Concerto Primo Maggio 2026, i conduttori e gli artisti sul palco di Roma

Concerto Primo Maggio 2026, i conduttori e gli artisti sul palco di Roma
La piazza di San Giovanni a Roma in occasione del Concertone del 1 Maggio 2025. (Foto: Ufficio stampa primo Maggio/LaPresse)

Saranno 45 i grandi nomi della musica italiana che si alterneranno sul palco. Spazio anche ad artisti emergenti

Il Concertone del Primo Maggio a Roma sarà presentato da Arisa, BigMama e Pierpaolo Spollon.

Dopo aver emozionato il pubblico lo scorso anno con la sua esibizione, Arisa, tra le voci più importanti del panorama musicale italiano, capace di reinterpretare il concetto stesso di musica e di spettacolo e di parlare a intere generazioni colorando di nuove sfumature il suo mondo artistico, torna sul palco del Concertone nell’inedita veste di presentatrice.

Concerto Primo Maggio 2026, i conduttori e gli artisti sul palco di Roma
Arisa si esibisce nella serata finale di “Canzonissima”. (Foto: Stefano Colarieti/LaPresse)

BigMama si conferma per il terzo anno come presentatrice della giornata portando con sé la consueta energia contagiosa e la capacità di lanciare messaggi che fanno riflettere.

Concerto Primo Maggio 2026, i conduttori e gli artisti sul palco di Roma
BigMama sul palco del Concertone 2025. (Foto: BigMama Photo Press Office)

Volto noto al grande pubblico grazie soprattutto alla serialità televisiva, Pierpaolo Spollon è pronto a farsi conoscere in una nuova veste.

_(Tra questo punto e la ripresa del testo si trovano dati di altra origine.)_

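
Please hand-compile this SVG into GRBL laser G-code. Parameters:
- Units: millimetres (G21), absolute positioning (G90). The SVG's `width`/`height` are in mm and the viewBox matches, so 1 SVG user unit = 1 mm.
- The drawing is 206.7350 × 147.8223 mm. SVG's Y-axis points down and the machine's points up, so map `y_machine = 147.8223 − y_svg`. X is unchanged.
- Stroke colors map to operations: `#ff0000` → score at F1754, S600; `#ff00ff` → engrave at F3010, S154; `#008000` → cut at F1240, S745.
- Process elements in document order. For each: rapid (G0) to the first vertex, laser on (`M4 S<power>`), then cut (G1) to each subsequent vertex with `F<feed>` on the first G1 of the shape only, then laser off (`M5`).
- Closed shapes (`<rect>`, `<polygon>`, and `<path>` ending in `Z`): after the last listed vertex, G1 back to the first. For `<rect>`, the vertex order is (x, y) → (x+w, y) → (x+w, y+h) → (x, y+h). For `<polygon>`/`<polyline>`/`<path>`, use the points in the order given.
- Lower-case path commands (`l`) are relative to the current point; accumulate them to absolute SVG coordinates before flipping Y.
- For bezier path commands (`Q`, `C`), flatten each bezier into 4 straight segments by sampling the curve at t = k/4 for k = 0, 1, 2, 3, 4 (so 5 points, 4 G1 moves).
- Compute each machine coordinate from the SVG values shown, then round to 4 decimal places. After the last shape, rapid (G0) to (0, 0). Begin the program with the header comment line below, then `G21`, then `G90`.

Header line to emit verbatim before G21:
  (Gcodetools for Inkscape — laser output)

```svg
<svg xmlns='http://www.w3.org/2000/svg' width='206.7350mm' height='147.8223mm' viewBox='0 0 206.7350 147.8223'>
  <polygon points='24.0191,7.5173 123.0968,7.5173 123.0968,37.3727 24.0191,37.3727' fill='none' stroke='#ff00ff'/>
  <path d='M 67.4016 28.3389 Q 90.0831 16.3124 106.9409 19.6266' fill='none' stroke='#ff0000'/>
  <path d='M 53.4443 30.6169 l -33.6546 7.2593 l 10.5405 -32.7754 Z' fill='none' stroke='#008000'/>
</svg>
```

(Gcodetools for Inkscape — laser output)
G21
G90
G0 X24.0191 Y140.3050
M4 S154
G1 X123.0968 Y140.3050 F3010
G1 X123.0968 Y110.4496
G1 X24.0191 Y110.4496
G1 X24.0191 Y140.3050
M5
G0 X67.4016 Y119.4834
M4 S600
G1 X78.3784 Y124.5379 F1754
G1 X88.6272 Y127.6747
G1 X98.1480 Y128.8940
G1 X106.9409 Y128.1957
M5
G0 X53.4443 Y117.2054
M4 S745
G1 X19.7897 Y109.9461 F1240
G1 X30.3302 Y142.7215
G1 X53.4443 Y117.2054
M5
G0 X0.0000 Y0.0000

viewBox `0 0 206.7350 147.8223` with mm width/height → 1 unit = 1 mm. Flip: y_m = 147.8223 − y_svg.

**Shape 1** — `<polygon>` rectangle, stroke `#ff00ff` → engrave (S154, F3010). Machine vertices: (24.0191,140.3050) → (123.0968,140.3050) → (123.0968,110.4496) → (24.0191,110.4496) → (24.0191,140.3050). Closed: final G1 returns to the first vertex.

**Shape 2** — `<path>` quadratic bezier, stroke `#ff0000` → score (S600, F1754). Control points (SVG): P0=(67.4016,28.3389), P1=(90.0831,16.3124), P2=(106.9409,19.6266); sampled at t=k/4. Machine vertices: (67.4016,119.4834) → (78.3784,124.5379) → (88.6272,127.6747) → (98.1480,128.8940) → (106.9409,128.1957). Open path.

**Shape 3** — `<path>` regular polygon, stroke `#008000` → cut (S745, F1240). Machine vertices: (53.4443,117.2054) → (19.7897,109.9461) → (30.3302,142.7215) → (53.4443,117.2054). Closed: final G1 returns to the first vertex.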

Concerto Primo Maggio 2026, i conduttori e gli artisti sul palco di Roma
Uno scatto di Pierpaolo Spollon. (Foto: Federico Guberti/LaPresse)

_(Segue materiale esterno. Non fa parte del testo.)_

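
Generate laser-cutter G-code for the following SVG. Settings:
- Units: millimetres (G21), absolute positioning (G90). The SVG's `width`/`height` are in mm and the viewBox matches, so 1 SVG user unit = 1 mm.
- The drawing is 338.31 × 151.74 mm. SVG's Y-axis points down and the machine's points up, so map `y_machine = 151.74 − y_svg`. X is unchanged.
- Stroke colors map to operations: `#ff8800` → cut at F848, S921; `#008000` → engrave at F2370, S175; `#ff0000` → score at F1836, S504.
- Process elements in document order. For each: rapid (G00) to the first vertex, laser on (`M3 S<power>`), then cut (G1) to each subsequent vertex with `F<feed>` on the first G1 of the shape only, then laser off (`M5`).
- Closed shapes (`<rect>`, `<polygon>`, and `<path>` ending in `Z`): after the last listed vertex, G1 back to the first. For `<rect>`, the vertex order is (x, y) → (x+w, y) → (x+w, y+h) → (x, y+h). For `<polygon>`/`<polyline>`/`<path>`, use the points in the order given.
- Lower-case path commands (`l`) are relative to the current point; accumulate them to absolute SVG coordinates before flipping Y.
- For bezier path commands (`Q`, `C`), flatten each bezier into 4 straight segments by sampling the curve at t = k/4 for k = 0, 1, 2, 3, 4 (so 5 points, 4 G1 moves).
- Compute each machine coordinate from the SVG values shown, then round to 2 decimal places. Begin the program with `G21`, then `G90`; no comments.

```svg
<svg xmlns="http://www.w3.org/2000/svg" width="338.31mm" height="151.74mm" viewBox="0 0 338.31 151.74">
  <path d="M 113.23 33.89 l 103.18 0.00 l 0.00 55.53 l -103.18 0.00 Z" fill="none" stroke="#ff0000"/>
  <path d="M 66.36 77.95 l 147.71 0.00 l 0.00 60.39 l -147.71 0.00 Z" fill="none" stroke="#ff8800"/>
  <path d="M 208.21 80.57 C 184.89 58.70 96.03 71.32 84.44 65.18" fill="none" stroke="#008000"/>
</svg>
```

G21
G90
G00 X113.23 Y117.85
M3 S504
G1 X216.41 Y117.85 F1836
G1 X216.41 Y62.32
G1 X113.23 Y62.32
G1 X113.23 Y117.85
M5
G00 X66.36 Y73.79
M3 S921
G1 X214.07 Y73.79 F848
G1 X214.07 Y13.40
G1 X66.36 Y13.40
G1 X66.36 Y73.79
M5
G00 X208.21 Y71.17
M3 S175
G1 X180.66 Y81.94 F2370
G1 X141.93 Y84.76
G1 X105.39 Y84.64
G1 X84.44 Y86.56
M5

Since the viewBox matches the mm dimensions, user units are millimetres directly. The only transform is the Y-flip y_m = 151.74 − y_svg.

Shape 1 is a rectangle drawn with `<path>`. Its stroke #ff0000 means score at S504, F1836. After flipping Y the toolpath is (113.23,117.85) → (216.41,117.85) → (216.41,62.32) → (113.23,62.32) → (113.23,117.85), returning to the start.

Shape 2 is a rectangle drawn with `<path>`. Its stroke #ff8800 means cut at S921, F848. After flipping Y the toolpath is (66.36,73.79) → (214.07,73.79) → (214.07,13.40) → (66.36,13.40) → (66.36,73.79), returning to the start.

Shape 3 is a cubic bezier drawn with `<path>`. Its stroke #008000 means engrave at S175, F2370. After flipping Y the toolpath is (208.21,71.17) → (180.66,81.94) → (141.93,84.76) → (105.39,84.64) → (84.44,86.56).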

L’evento sarà come sempre a libero accesso e sarà trasmesso in diretta su Rai 3, Rai Radio 2, Rainews.it e in onda su RaiPlay e Rai Italia. Anche quest’anno il Concertone, con la direzione artistica di Massimo Bonelli, mette al centro le performance, rigorosamente live, come strumento di racconto, rappresentando una festa e un momento di riflessione per immaginare il domani attraverso le voci di chi, con la propria musica, lo sta già costruendo. ‘Il domani è ancora nostro‘ è infatti il focus scelto dalla direzione artistica per dare voce alla contemporaneità attraverso la musica con un cast ampio e trasversale, capace di rappresentare sensibilità e percorsi artistici differenti, mettendo insieme nomi affermati e nuove voci della scena musicale italiana che guardano a un futuro pieno di possibilità.

Di seguito gli artisti (in ordine alfabetico): Angelica Bove, Bambole Di Pezza, Birthh, Casadilego, Chiello, Dardust con Davide Rossi, Delia, Ditonellapiaga, Dolcenera, Dutch Nazari, Eddie Brock, Emma, Emma Nolde, Ermal Meta, Frah Quintale, Francamente, Francesca Michielin, Fulminacci, Geolier, I Ministri, Irama, La Niña, Lea Gavino, Levante, Litfiba, Madame, Maria Antonietta e Colombre, Mobrici, Niccolò Fabi, Nico Arezzo, Okgiorgio, Orchestra Popolare La Notte Della Taranta, Paolo Belli, Pinguini Tattici Nucleari, Primogenito, Riccardo Cocciante, Rob, Rocco Hunt, Roshelle, Santamarea, Sayf, Senza Cri, Serena Brancale, Silvia Salemi, Sissi.

Opening (ore 13): Henna, Jeson, Lil Jolie, Svegliaginevra, Tigri da Soggiorno, Wepro. A loro si aggiungono le 3 vincitrici del contest di iCompany dedicato ai progetti emergenti 1MNEXT: Bambina, Cainero e Cristiana Verardo.

Bombardieri: “Piazza San Giovanni non basta più, serve una Woodstock italiana”

Nel Concertone del 1 maggio “c’è un grande impegno della Rai, prodotto non solo in termini di share, ma anche di prodotto finito con grandi risultati. E c’è una grande richiesta di partecipazione che forse va anche oltre piazza San Giovanni. Forse è il momento di pensare a una Woodstock della musica in Italia”. Così il segretario generale della Uil, Pierpaolo Bombardieri, in occasione della presentazione del Concertone del 1 maggio. Tra i problemi del lavoro oggi, ha spiegato, c’è quello della “occupazione femminile, ma anche quello delle infrastrutture sociali. Abbiamo la necessità di dare voce ai tanti giovani che vivono situazioni di difficoltà – ha spiegato – ai tanti lavoratori in nero, al precariato. Diritti che continueremo a portare avanti”.